Poetry Month is already in full swing in the Barrow Media Center even though it’s still March. I’ve found that April gets shortened due to testing, so we start celebrating poetry early. Classes at every grade level are signing up for various kinds of lessons from now through April. Some lessons are done in a single session while others span 3-4 lessons. Here are some of the lessons coming up:
- Overview of multiple kinds of poetry
- Book spine poems
- List poetry
- Shape poetry
- Poetry and photography
- Joyce Sidman poet study
- Animoto and Photo Story poems
Yesterday, Mrs. Yawn’s class came to learn about many kinds of poetry and we explored a list poem together. After using poems from the book Falling Down the Page collected by Georgia Heard, students wrote a list poem together. Every student thought of an object that was in their pouch in the classroom (the place where they keep their stuff), and they shared their line with a partner in order to give each other feedback to make the line more descriptive. Then, I went around to every student and typed their line into a poem that we then read together. I printed a copy for the class and a copy to display in the media center.

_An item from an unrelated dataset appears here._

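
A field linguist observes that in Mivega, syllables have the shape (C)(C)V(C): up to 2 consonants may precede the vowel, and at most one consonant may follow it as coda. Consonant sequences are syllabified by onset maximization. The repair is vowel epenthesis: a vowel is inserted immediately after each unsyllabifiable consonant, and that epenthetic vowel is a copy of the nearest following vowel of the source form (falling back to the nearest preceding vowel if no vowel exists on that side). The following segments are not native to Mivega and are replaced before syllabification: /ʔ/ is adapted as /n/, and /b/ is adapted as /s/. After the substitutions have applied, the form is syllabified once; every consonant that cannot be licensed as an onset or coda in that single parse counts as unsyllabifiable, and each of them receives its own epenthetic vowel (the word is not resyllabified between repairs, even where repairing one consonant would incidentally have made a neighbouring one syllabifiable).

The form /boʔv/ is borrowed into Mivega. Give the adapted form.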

In PreK, Ms. Spurgeon and I are studying shape poetry with her class. We explored many examples of shape poems in books such as A Poke in the I, A Curious Collection of Cats, and Doodle Dandies. Then we wrote a shape poem together about a flower. Next, I’m going to their classroom to lead a writing
workshop where they will write their own shape poems. Each student has a symbol that represents them that is used to label things in the classroom. Each student will write a shape poem about their symbol. Ms. Spurgeon is preparing chart paper with symbols already drawn on them, and I’m gathering nonfiction books that are about each student’s symbol. These books will be a source for gathering words about the symbols. On writing day, Ms. Spurgeon, the paraprofessional, parent volunteers, and I will sit with students to conference and assist as they write.
Finally, we’ve just kicked off our poetry contest. Every student in the school is invited to submit a poem and prizes will be awarded in PreK-1st grade, 2nd-3rd grade, and 4th-5th grade. Poems can be any form, can be short or long, and must be original. Students can submit poems in any format: a piece a paper, on a napkin, a digital file in my drop box, or anything else they can think of.